St Pancras station strike sign

UK: The RMT union’s National Executive has announced the end of the trade dispute with Network Rail, after members voted to accept the latest offer covering pay, jobs and conditions.

The result announced on March 20 was a 76:24 vote in favour of accepting the offer, on a turnout of nearly 90%.

RMT said the key features include:

  • an uplift on salaries of between 14·4% for the lowest paid grades to 9·2% for the highest paid;
  • a total uplift on basic earnings between 15·2% for the lowest paid grades to 10·3% for the highest paid grades. This represents an additional 1·1% over the duration of the deal;
  • increased backpay;
  • renewal of the no compulsory redundancy agreement until January 2025;
  • Network Rail withdrawing its insistence the offer was conditional on RMT accepting the company ‘modernising maintenance’ agenda, which the union will ‘continue to scrutinise and challenge including on safety’;
  • discounted rail travel benefits.

RMT General Secretary Mick Lynch said that when the union first declared the dispute with Network Rail a year ago, it was told that Network Rail workers would only get 2% to 3%. ’However, since then strike action and the inspiring solidarity and determination of members has secured new money and a new offer which has been clearly accepted by our members and that dispute is now over.’
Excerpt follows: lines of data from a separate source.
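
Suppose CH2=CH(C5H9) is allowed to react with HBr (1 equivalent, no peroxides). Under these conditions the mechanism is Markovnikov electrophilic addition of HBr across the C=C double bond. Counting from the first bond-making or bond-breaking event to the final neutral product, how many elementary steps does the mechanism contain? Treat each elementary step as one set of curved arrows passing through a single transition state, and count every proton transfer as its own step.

3

Step 1: Electrophilic addition begins with the π(C=C) electrons forming a bond to the proton of HBr. Following Markovnikov's rule, the resulting cation is secondary. The H–Br bond breaks heterolytically, releasing Br⁻.
Step 2: Carbocation rearrangement: a 1,2-hydride shift from the adjacent cyclopentyl carbon converts the initially-formed secondary cation into the more stable tertiary cation.
Step 3: Br⁻ captures the cation: a lone pair on Br⁻ fills the empty p orbital, producing the alkyl halide product.
Total: 3 elementary steps.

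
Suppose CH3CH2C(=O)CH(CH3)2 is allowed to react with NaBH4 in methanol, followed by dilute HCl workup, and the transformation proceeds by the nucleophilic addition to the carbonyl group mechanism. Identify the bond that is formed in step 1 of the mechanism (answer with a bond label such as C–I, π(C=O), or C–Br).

C–H

Step 1: H⁻ (delivered from BH4⁻) attacks the sp² carbonyl carbon; the C=O π bond breaks and the electrons end up as a lone pair on the alkoxide oxygen of the tetrahedral intermediate.
The bond formed in this step is the C–H bond.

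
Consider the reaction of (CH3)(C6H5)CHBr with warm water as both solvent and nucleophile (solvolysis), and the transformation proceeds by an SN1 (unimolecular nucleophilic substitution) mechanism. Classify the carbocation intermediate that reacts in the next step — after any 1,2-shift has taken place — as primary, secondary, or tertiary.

secondary

Step 1: The C–Br bond breaks with both electrons going to the bromide; Br⁻ leaves and a secondary carbocation remains.
No single 1,2-shift to an adjacent carbon would give a more-substituted cation, so no rearrangement occurs.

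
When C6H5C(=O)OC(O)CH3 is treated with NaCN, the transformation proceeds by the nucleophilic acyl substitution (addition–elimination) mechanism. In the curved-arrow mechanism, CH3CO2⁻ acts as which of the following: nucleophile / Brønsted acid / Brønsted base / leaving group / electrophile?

Step 2: Elimination step: re-formation of the carbonyl π bond drives out CH3CO2⁻, giving the new acyl compound.
CH3CO2⁻ departs with both electrons of the breaking σ-bond — that is the definition of a leaving group.

leaving group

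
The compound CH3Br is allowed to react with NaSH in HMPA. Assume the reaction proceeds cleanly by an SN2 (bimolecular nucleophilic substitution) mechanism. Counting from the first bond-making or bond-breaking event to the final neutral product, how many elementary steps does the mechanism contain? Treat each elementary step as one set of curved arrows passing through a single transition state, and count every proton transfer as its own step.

1

Step 1: The hydrosulfide nucleophile donates a lone pair from S to the α-carbon in a backside attack; simultaneously the C–Br σ-bond breaks and both of its electrons leave with Br⁻. One concerted step with inversion of configuration.
Total: 1 elementary step.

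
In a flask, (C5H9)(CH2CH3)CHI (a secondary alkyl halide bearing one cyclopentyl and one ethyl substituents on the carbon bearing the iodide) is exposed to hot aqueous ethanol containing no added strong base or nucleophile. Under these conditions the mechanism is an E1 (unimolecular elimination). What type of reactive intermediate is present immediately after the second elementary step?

tertiary carbocation

Step 1: The C–I bond breaks with both electrons going to the iodide; I⁻ leaves and a secondary carbocation remains.
Step 2: Carbocation rearrangement: a 1,2-hydride shift from the adjacent cyclopentyl carbon converts the initially-formed secondary cation into the more stable tertiary cation.
After step 2 the species present is a tertiary carbocation.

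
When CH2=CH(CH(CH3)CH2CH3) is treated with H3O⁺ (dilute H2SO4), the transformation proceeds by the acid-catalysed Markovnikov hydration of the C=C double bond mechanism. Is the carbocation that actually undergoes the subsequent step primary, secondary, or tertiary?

tertiary

Step 1: Electrophilic addition begins with the π(C=C) electrons forming a bond to the proton of H3O⁺. Following Markovnikov's rule, the resulting cation is secondary. H2O is released.
Step 2: Carbocation rearrangement: a 1,2-hydride shift from the adjacent sec-butyl carbon converts the initially-formed secondary cation into the more stable tertiary cation.
The cation rearranges from secondary to tertiary via a 1,2-hydride shift from the adjacent sec-butyl carbon; the tertiary cation is what reacts next.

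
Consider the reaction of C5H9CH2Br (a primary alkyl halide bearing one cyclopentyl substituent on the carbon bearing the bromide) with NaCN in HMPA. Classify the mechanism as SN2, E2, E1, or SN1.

Conditions: a primary substrate with a strong nucleophile in the polar aprotic solvent HMPA.
These conditions are the textbook signature of the SN2 pathway.
An unhindered substrate with a strong nucleophile in a polar aprotic solvent favours one-step backside displacement.

SN2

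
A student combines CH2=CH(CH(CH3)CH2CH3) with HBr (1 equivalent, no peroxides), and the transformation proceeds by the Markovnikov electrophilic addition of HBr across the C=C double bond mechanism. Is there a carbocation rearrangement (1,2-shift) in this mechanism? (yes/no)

The first-formed carbocation is secondary.
The adjacent sec-butyl carbon already bears 2 other carbon substituents and has a hydrogen to migrate; after a 1,2-hydride shift from that carbon the positive charge sits on a tertiary centre.
Tertiary is more stable than secondary, so the shift occurs.

yes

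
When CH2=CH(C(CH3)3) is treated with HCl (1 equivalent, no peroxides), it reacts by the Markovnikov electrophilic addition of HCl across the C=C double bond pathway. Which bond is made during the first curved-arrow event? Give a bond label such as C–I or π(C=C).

Step 1: The π electrons of the C=C bond attack a proton of HCl; Markovnikov addition places the new C–H on the less-substituted alkene carbon, so the positive charge ends up on the more-substituted carbon — a secondary carbocation. The H–Cl bond breaks heterolytically, releasing Cl⁻.
The bond formed in this step is the C–H bond.

C–H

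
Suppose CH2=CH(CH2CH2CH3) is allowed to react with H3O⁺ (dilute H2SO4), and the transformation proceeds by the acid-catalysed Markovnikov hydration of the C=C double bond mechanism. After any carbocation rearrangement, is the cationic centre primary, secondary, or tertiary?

secondary

Step 1: Electrophilic addition begins with the π(C=C) electrons forming a bond to the proton of H3O⁺. Following Markovnikov's rule, the resulting cation is secondary. H2O is released.
No single 1,2-shift to an adjacent carbon would give a more-substituted cation, so no rearrangement occurs.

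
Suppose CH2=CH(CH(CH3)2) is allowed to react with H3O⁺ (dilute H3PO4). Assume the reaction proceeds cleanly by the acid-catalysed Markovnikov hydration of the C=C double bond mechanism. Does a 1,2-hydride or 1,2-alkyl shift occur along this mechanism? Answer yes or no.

yes

The first-formed carbocation is secondary.
The adjacent isopropyl carbon already bears 2 other carbon substituents and has a hydrogen to migrate; after a 1,2-hydride shift from that carbon the positive charge sits on a tertiary centre.
Tertiary is more stable than secondary, so the shift occurs.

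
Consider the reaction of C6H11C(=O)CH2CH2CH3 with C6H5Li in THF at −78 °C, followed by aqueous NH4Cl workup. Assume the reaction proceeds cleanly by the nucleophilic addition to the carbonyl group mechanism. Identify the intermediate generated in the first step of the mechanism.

tetrahedral alkoxide intermediate

Step 1: the carbanion-like carbon of C6H5Li attacks the sp² carbonyl carbon; the C=O π bond breaks and the electrons end up as a lone pair on the alkoxide oxygen of the tetrahedral intermediate.
After step 1 the species present is a tetrahedral alkoxide intermediate.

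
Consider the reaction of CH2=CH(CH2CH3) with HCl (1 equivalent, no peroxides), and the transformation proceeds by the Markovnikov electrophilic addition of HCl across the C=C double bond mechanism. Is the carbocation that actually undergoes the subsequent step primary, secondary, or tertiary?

Step 1: Electrophilic addition begins with the π(C=C) electrons forming a bond to the proton of HCl. Following Markovnikov's rule, the resulting cation is secondary. The H–Cl bond breaks heterolytically, releasing Cl⁻.
No single 1,2-shift to an adjacent carbon would give a more-substituted cation, so no rearrangement occurs.

secondary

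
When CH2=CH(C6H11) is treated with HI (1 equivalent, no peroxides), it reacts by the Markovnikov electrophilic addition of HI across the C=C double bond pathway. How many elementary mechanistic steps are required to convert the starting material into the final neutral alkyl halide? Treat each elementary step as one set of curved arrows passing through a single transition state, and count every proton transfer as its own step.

Step 1: The π electrons of the C=C bond attack a proton of HI; Markovnikov addition places the new C–H on the less-substituted alkene carbon, so the positive charge ends up on the more-substituted carbon — a secondary carbocation. The H–I bond breaks heterolytically, releasing I⁻.
Step 2: A 1,2-hydride shift from the adjacent cyclohexyl carbon moves the positive charge from the secondary centre to an adjacent carbon, generating a more stable tertiary carbocation.
Step 3: The I⁻ anion donates a lone pair to the carbocation, forming the new C–I σ-bond and giving the neutral alkyl halide.
Total: 3 elementary steps.

3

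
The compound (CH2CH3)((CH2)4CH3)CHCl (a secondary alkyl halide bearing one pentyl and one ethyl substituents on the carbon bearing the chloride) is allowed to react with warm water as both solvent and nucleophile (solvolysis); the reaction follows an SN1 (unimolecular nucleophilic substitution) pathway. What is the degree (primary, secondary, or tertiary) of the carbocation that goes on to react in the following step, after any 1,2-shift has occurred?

Step 1: The C–Cl bond breaks with both electrons going to the chloride; Cl⁻ leaves and a secondary carbocation remains.
No single 1,2-shift to an adjacent carbon would give a more-substituted cation, so no rearrangement occurs.

secondary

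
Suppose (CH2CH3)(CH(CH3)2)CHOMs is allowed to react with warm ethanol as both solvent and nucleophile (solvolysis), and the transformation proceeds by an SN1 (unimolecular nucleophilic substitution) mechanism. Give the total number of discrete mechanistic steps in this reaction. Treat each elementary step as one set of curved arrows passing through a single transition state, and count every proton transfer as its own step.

4

Step 1: Rate-determining heterolysis of the C–O bond gives MsO⁻ and a secondary carbocation.
Step 2: Carbocation rearrangement: a 1,2-hydride shift from the adjacent isopropyl carbon converts the initially-formed secondary cation into the more stable tertiary cation.
Step 3: Nucleophilic capture: the oxygen of CH3CH2OH bonds to the cationic carbon, producing an oxonium-ion intermediate.
Step 4: Proton transfer from the O–H of the oxonium ion to a solvent molecule delivers the neutral ether.
Total: 4 elementary steps.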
The RMT dispute with 14 train operators ‘remains firmly on’, he added. ‘If the government now allows the train companies to make the right offer, we can then put that to our members but until then the strike action scheduled for March 30 and April 1 will take place. The ball is in the government’s court.’

Commenting on the RMT’s announcement, Network Rail Chief Executive Andrew Haines said ‘the overwhelming vote in favour is good news for our people, our passengers and our country. I’m grateful for everyone who worked so hard at Network Rail and in the RMT to find a way through this dispute.’

Transport Secretary Mark Harper said it was a ’fair and reasonable 5% plus 4% pay offer, over two years, that the government worked hard to facilitate’.

On the dispute with the operators, Harper said ‘unfortunately, RMT members who work for train operating companies are not being given the same chance to bring their dispute to an end. That’s because the RMT has refused to put the Rail Delivery Group’s very similar offer to a vote, denying these members the pay rise they deserve.’